Ortiz, a UFC fighter known as “The Huntington Beach Bad Boy,” says the crash was an expensive lesson. The Rolls-Royce is worth $300,000; the wreck caused about $45,000 worth of damage.

The damage isn’t being covered by auto insurance, but it’s not clear why. In a Twitter message, Ortiz says money for repairs “will come out of my pocket.”

“I let my attention slip for one second … I just couldn’t believe what I’d done. The grill was totaled. The headlights were done. The hood was mangled up. It was a really, really expensive mistake,” Ortiz writes on ESPN.com.

Ortiz says he cried over the three-car crash, which happened in late July in Costa Mesa, Calif.

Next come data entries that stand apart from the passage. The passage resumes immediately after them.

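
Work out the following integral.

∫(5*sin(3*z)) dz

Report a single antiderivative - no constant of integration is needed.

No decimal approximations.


Answer: -5*cos(3*z)/3.


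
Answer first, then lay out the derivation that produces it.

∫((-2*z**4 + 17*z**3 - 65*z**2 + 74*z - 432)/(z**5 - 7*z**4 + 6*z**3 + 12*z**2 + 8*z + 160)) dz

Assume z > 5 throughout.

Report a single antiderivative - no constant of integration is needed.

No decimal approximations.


The answer is -4*log(z - 5) + 5*log(z - 4) - 3*log(z + 2) - 3*atan(z/2)/2.
Step 1. Decompose ∫((-2*z**4 + 17*z**3 - 65*z**2 + 74*z - 432)/(z**5 - 7*z**4 + 6*z**3 + 12*z**2 + 8*z + 160)) dz by partial fractions, (-2*z**4 + 17*z**3 - 65*z**2 + 74*z - 432)/(z**5 - 7*z**4 + 6*z**3 + 12*z**2 + 8*z + 160) = -3/(z**2 + 4) - 3/(z + 2) + 5/(z - 4) - 4/(z - 5): now ∫(-4/(z - 5)) dz + ∫(5/(z - 4)) dz + ∫(-3/(z + 2)) dz + ∫(-3/(z**2 + 4)) dz.
Step 2. Evaluate the standard form [assuming z > 5]: now -4*log(z - 5) + ∫(5/(z - 4)) dz + ∫(-3/(z + 2)) dz + ∫(-3/(z**2 + 4)) dz.
Step 3. Evaluate the standard form [assuming z > 4]: now -4*log(z - 5) + 5*log(z - 4) + ∫(-3/(z + 2)) dz + ∫(-3/(z**2 + 4)) dz.
Step 4. Evaluate the standard form [assuming z > -2]: now -4*log(z - 5) + 5*log(z - 4) - 3*log(z + 2) + ∫(-3/(z**2 + 4)) dz.
Step 5. Evaluate the standard form: now -4*log(z - 5) + 5*log(z - 4) - 3*log(z + 2) - 3*atan(z/2)/2.
Answer: -4*log(z - 5) + 5*log(z - 4) - 3*log(z + 2) - 3*atan(z/2)/2.


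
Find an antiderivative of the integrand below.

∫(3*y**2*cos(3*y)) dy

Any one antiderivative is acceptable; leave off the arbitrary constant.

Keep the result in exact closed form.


Answer: y**2*sin(3*y) + 2*y*cos(3*y)/3 - 2*sin(3*y)/9.


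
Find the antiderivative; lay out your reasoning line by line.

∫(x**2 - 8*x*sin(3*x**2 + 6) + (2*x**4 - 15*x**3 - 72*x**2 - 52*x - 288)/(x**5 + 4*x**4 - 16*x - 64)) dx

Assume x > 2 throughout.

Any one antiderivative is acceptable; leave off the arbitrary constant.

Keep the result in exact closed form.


Step 1. Rewrite: now ∫(x**2) dx + ∫(-8*x*sin(3*x**2 + 6)) dx + ∫((2*x**4 - 15*x**3 - 72*x**2 - 52*x - 288)/(x**5 + 4*x**4 - 16*x - 64)) dx.
Step 2. Evaluate the standard form: now x**3/3 + ∫(-8*x*sin(3*x**2 + 6)) dx + ∫((2*x**4 - 15*x**3 - 72*x**2 - 52*x - 288)/(x**5 + 4*x**4 - 16*x - 64)) dx.
Step 3. Decompose ∫((2*x**4 - 15*x**3 - 72*x**2 - 52*x - 288)/(x**5 + 4*x**4 - 16*x - 64)) dx by partial fractions, (2*x**4 - 15*x**3 - 72*x**2 - 52*x - 288)/(x**5 + 4*x**4 - 16*x - 64) = -1/(x**2 + 4) + 1/(x + 4) + 5/(x + 2) - 4/(x - 2): now x**3/3 + ∫(-8*x*sin(3*x**2 + 6)) dx + ∫(-4/(x - 2)) dx + ∫(5/(x + 2)) dx + ∫(1/(x + 4)) dx + ∫(-1/(x**2 + 4)) dx.
Step 4. Evaluate the standard form [assuming x > -2]: now x**3/3 + 5*log(x + 2) + ∫(-8*x*sin(3*x**2 + 6)) dx + ∫(-4/(x - 2)) dx + ∫(1/(x + 4)) dx + ∫(-1/(x**2 + 4)) dx.
Step 5. Evaluate the standard form [assuming x > 2]: now x**3/3 - 4*log(x - 2) + 5*log(x + 2) + ∫(-8*x*sin(3*x**2 + 6)) dx + ∫(1/(x + 4)) dx + ∫(-1/(x**2 + 4)) dx.
Step 6. Evaluate the standard form [assuming x > -4]: now x**3/3 - 4*log(x - 2) + 5*log(x + 2) + log(x + 4) + ∫(-8*x*sin(3*x**2 + 6)) dx + ∫(-1/(x**2 + 4)) dx.
Step 7. Evaluate the standard form: now x**3/3 - 4*log(x - 2) + 5*log(x + 2) + log(x + 4) - atan(x/2)/2 + ∫(-8*x*sin(3*x**2 + 6)) dx.
Step 8. Substitute u = x**2 + 2, turning ∫(-8*x*sin(3*x**2 + 6)) dx into ∫(-4*sin(3*u)) du: now x**3/3 - 4*log(x - 2) + 5*log(x + 2) + log(x + 4) - atan(x/2)/2 + ∫(-4*sin(3*u)) du.
Step 9. Evaluate the standard form: now x**3/3 - 4*log(x - 2) + 5*log(x + 2) + log(x + 4) + 4*cos(3*u)/3 - atan(x/2)/2.
Step 10. Substitute back u = x**2 + 2: now x**3/3 - 4*log(x - 2) + 5*log(x + 2) + log(x + 4) + 4*cos(3*x**2 + 6)/3 - atan(x/2)/2.
Answer: x**3/3 - 4*log(x - 2) + 5*log(x + 2) + log(x + 4) + 4*cos(3*x**2 + 6)/3 - atan(x/2)/2.


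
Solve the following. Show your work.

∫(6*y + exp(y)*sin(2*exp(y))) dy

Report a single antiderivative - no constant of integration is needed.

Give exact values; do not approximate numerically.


Step 1. Rewrite: now ∫(6*y) dy + ∫(exp(y)*sin(2*exp(y))) dy.
Step 2. Substitute u = exp(y), turning ∫(exp(y)*sin(2*exp(y))) dy into ∫(sin(2*u)) du: now ∫(6*y) dy + ∫(sin(2*u)) du.
Step 3. Evaluate the standard form: now -cos(2*u)/2 + ∫(6*y) dy.
Step 4. Substitute back u = exp(y): now -cos(2*exp(y))/2 + ∫(6*y) dy.
Step 5. Evaluate the standard form: now 3*y**2 - cos(2*exp(y))/2.
Answer: 3*y**2 - cos(2*exp(y))/2.


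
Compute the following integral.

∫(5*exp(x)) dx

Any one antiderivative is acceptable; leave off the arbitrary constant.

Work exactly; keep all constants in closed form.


Answer: 5*exp(x).


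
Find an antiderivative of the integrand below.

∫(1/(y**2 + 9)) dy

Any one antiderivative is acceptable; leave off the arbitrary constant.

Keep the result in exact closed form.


Answer: atan(y/3)/3.


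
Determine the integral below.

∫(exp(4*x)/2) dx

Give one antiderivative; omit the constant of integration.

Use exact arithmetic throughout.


Answer: exp(4*x)/8.


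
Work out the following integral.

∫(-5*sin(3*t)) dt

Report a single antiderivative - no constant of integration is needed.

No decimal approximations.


Answer: 5*cos(3*t)/3.


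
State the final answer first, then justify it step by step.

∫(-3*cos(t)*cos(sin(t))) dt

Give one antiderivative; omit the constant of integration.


The answer is -3*sin(sin(t)).
Step 1. Substitute u = sin(t), turning ∫(-3*cos(t)*cos(sin(t))) dt into ∫(-3*cos(u)) du: now ∫(-3*cos(u)) du.
Step 2. Evaluate the standard form: now -3*sin(u).
Step 3. Substitute back u = sin(t): now -3*sin(sin(t)).
Answer: -3*sin(sin(t)).


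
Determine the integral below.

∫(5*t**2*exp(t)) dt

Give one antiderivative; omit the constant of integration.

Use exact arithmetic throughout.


Answer: 5*t**2*exp(t) - 10*t*exp(t) + 10*exp(t).


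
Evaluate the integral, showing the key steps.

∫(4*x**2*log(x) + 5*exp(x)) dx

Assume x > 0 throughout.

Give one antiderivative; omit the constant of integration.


Step 1. Rewrite: now ∫(4*x**2*log(x)) dx + ∫(5*exp(x)) dx.
Step 2. Evaluate the standard form: now 5*exp(x) + ∫(4*x**2*log(x)) dx.
Step 3. Integrate ∫(4*x**2*log(x)) dx by parts with u = log(x), dv = (4*x**2) dx, so v = 4*x**3/3 [assuming x > 0]: now 4*x**3*log(x)/3 + 5*exp(x) + ∫(-4*x**2/3) dx.
Step 4. Evaluate the standard form: now 4*x**3*log(x)/3 - 4*x**3/9 + 5*exp(x).
Answer: 4*x**3*log(x)/3 - 4*x**3/9 + 5*exp(x).


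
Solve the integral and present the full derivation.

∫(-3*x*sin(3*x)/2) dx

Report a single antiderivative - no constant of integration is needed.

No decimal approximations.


Step 1. Integrate ∫(-3*x*sin(3*x)/2) dx by parts with u = x, dv = (-3*sin(3*x)/2) dx, so v = cos(3*x)/2: now x*cos(3*x)/2 + ∫(-cos(3*x)/2) dx.
Step 2. Evaluate the standard form: now x*cos(3*x)/2 - sin(3*x)/6.
Answer: x*cos(3*x)/2 - sin(3*x)/6.


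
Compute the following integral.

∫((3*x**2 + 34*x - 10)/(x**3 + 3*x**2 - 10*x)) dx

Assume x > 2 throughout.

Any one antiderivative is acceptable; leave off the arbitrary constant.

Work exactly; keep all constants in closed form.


Answer: log(x) + 5*log(x - 2) - 3*log(x + 5).


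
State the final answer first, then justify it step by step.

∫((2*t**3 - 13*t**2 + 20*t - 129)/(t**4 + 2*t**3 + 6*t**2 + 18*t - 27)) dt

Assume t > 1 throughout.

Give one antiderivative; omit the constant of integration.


The answer is -3*log(t - 1) + 5*log(t + 3) + atan(t/3)/3.
Step 1. Decompose ∫((2*t**3 - 13*t**2 + 20*t - 129)/(t**4 + 2*t**3 + 6*t**2 + 18*t - 27)) dt by partial fractions, (2*t**3 - 13*t**2 + 20*t - 129)/(t**4 + 2*t**3 + 6*t**2 + 18*t - 27) = 1/(t**2 + 9) + 5/(t + 3) - 3/(t - 1): now ∫(-3/(t - 1)) dt + ∫(5/(t + 3)) dt + ∫(1/(t**2 + 9)) dt.
Step 2. Evaluate the standard form [assuming t > 1]: now -3*log(t - 1) + ∫(5/(t + 3)) dt + ∫(1/(t**2 + 9)) dt.
Step 3. Evaluate the standard form [assuming t > -3]: now -3*log(t - 1) + 5*log(t + 3) + ∫(1/(t**2 + 9)) dt.
Step 4. Evaluate the standard form: now -3*log(t - 1) + 5*log(t + 3) + atan(t/3)/3.
Answer: -3*log(t - 1) + 5*log(t + 3) + atan(t/3)/3.


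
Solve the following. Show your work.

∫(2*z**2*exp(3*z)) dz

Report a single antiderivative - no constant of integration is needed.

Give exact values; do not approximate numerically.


Step 1. Integrate ∫(2*z**2*exp(3*z)) dz by parts with u = z**2, dv = (2*exp(3*z)) dz, so v = 2*exp(3*z)/3: now 2*z**2*exp(3*z)/3 + ∫(-4*z*exp(3*z)/3) dz.
Step 2. Integrate ∫(-4*z*exp(3*z)/3) dz by parts with u = z, dv = (-4*exp(3*z)/3) dz, so v = -4*exp(3*z)/9: now 2*z**2*exp(3*z)/3 - 4*z*exp(3*z)/9 + ∫(4*exp(3*z)/9) dz.
Step 3. Evaluate the standard form: now 2*z**2*exp(3*z)/3 - 4*z*exp(3*z)/9 + 4*exp(3*z)/27.
Answer: 2*z**2*exp(3*z)/3 - 4*z*exp(3*z)/9 + 4*exp(3*z)/27.


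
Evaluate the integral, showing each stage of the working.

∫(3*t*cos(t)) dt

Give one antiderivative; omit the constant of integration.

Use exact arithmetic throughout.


Step 1. Integrate ∫(3*t*cos(t)) dt by parts with u = t, dv = (3*cos(t)) dt, so v = 3*sin(t): now 3*t*sin(t) + ∫(-3*sin(t)) dt.
Step 2. Evaluate the standard form: now 3*t*sin(t) + 3*cos(t).
Answer: 3*t*sin(t) + 3*cos(t).


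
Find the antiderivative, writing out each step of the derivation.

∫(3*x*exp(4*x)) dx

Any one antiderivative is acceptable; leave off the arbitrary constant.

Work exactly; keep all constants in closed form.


Step 1. Integrate ∫(3*x*exp(4*x)) dx by parts with u = x, dv = (3*exp(4*x)) dx, so v = 3*exp(4*x)/4: now 3*x*exp(4*x)/4 + ∫(-3*exp(4*x)/4) dx.
Step 2. Evaluate the standard form: now 3*x*exp(4*x)/4 - 3*exp(4*x)/16.
Answer: 3*x*exp(4*x)/4 - 3*exp(4*x)/16.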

“There will be some guys reading this going ‘Really? Tito cried over a fender bender?’ but I know other guys will understand a man’s love for his vehicle,” he writes. “That’s my pride and joy. I love that car. I worked so hard to get that car. That’s a unique vehicle and I was so dumb to look at my phone.”

Thirty-four states and the District of Columbia prohibit texting while driving, according to the U.S. Department of Transportation. Yet a poll conducted in October 2010 for InsuranceQuotes.com found that 39 percent of licensed U.S. drivers age 18 and above had sent or received a text message while driving.

Distracted driving — including texting while driving — was reported in one-fifth of U.S. injury accidents in 2009, according to the National Highway Traffic Safety Administration.